Pensions - Articles - New research from the PSIG uncovers depth of pension scams

The Pension Scams Industry Group (PSIG), the voluntary body set up to support trustees, providers and administrators in combating pension scams, has published the results of a study on the scale of scam activity affecting members and practitioners, ‘The PSIG Scams Survey Pilot 2018’.

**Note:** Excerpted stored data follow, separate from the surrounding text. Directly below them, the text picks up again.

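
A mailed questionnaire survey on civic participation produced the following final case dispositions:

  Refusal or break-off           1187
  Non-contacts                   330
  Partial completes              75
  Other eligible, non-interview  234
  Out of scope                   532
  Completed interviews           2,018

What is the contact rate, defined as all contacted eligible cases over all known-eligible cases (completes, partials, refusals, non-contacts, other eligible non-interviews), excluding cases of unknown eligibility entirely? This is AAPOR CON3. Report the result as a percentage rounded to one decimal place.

91.4%

Num = 2018 + 75 + 1187 + 234 = 3514
Denom = 2018 + 75 + 1187 + 330 + 234 = 3844
CON3 = 3514 / 3844 = 0.9142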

 PSIG gathered information from three pilot providers - Phoenix Life Assurance Company, Standard Life Assurance Company and XPS Pensions Group - throughout 2018, with a view of obtaining a greater understanding of the transfers market and pressures faced by transferring schemes and administrators during the process.

 Key findings included:
 • Information on scams is not readily available at an organisational level
 • PSIG’s Code of Good Practice on pension scams is a good basis for due diligence
 • Significant time and effort goes into protecting members from scams
 • The more detailed the due diligence, the more suspicious traits are identified
 • Self-invested personal pensions (SIPPS) – including international SIPPS – are the vehicle of choice by scammers
 • Quality of adviser tops the list of practitioner concerns, with member awareness a close second
 • Sharing intelligence would help avoid duplication of effort

 Margaret Snowdon OBE, Chair of PSIG said: “This research highlights that some things we previously assumed are not necessarily the case. For example, the number of transfers originating from a cold call amounted to only six per cent, whilst the number of suspicious cases involving unregulated advisers or introducers was far higher. This shows that our efforts to convince individuals about the dangers of scams cannot simply focus on the cold-calling ban, as perpetrators are already using other means of contact – like email and online advertising, as well as word of mouth and factory-gating.

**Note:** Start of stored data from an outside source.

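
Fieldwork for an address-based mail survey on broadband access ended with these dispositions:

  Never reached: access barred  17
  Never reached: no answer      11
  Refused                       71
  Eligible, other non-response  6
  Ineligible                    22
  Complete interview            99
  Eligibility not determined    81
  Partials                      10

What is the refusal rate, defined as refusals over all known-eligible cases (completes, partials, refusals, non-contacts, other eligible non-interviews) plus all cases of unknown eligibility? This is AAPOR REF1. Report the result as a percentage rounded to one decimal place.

24.1%

Non-contacts = 11 + 17 = 28
Num = 71
Base = 99 + 10 + 71 + 28 + 6 + 81 = 295
REF1 = 71 / 295 = 0.2407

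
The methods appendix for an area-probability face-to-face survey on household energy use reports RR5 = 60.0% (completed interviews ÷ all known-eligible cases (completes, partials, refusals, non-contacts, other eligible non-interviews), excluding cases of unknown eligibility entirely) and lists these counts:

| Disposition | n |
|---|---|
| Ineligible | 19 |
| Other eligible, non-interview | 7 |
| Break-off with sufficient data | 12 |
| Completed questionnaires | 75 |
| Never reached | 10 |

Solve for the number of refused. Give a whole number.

21

RR5 = 75 / D = 0.600
D = 75 / 0.600 = 125.0
Remaining denominator categories sum to 104
refused = 125.0 − 104 ≈ 21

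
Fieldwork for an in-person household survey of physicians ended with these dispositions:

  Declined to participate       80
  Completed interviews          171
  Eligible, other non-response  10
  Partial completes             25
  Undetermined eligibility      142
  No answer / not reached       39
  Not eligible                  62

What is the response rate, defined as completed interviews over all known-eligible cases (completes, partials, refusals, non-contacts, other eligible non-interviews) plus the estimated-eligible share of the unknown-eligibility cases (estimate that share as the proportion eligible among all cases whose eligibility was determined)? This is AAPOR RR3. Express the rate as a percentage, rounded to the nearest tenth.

38.5%

Top = 171
Determined eligible = 171 + 25 + 80 + 39 + 10 = 325
e = 325 / (325 + 62) = 325 / 387 = 0.8398
e × U = 0.8398 × 142 = 119.25
Denominator = 325 + 119.25 = 444.25
RR3 = 171 / 444.25 = 0.3849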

 “Less surprisingly, we can see that the more in-depth due diligence undertaken by administrators where a request has been made, the greater the likelihood of finding red flags. Depending on the degree of due diligence carried out, the proportion of transfers raising concerns ranged from 0.5% to 12% overall. This tells us that spotting potential scams is difficult and, unless considerable work goes into pursuing red flags and convincing customers of risks, many payments will be made into scam arrangements.

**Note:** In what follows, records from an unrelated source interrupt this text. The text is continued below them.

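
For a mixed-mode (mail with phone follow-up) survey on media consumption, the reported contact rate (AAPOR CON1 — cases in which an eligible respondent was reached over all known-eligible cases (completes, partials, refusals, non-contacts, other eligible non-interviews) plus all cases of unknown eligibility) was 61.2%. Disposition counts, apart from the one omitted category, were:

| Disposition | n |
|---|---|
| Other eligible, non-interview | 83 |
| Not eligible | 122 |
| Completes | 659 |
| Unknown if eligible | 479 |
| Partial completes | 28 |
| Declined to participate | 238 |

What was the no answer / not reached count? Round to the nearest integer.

Num: 659 + 28 + 238 + 83 = 1008
CON1 = 1008 / D = 0.612
D = 1008 / 0.612 = 1647.1
Rest of base = 1487
no answer / not reached = 1647.1 − 1487 ≈ 160

160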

 Furthermore, it also became clear that when trustees were able to talk to the member directly, they were better able to communicate their concerns and, in some cases, members decided to withdraw their transfer request as a direct result.

 “What has become very clear from the survey is that administrators collectively put a lot of effort into uncovering the same information in their separate organisations, when sharing that intelligence would both reduce the overall amount of effort and increase the level of protection to schemes and members. As such, considering how to create a safe and secure sharing environment for practitioners will be a key focus for PSIG in 2019.”

 Snowdon added: “Scams destroy lives, so we need to do what we can to limit them. The statutory right to transfer constrains trustees in this regard, as they do not have discretion to refuse a transfer. Forthcoming legislative changes to restrict the statutory right to transfer will help to reduce the opportunity for scammers but, without the power to refuse, will increase the responsibility of trustees and the risks they face.”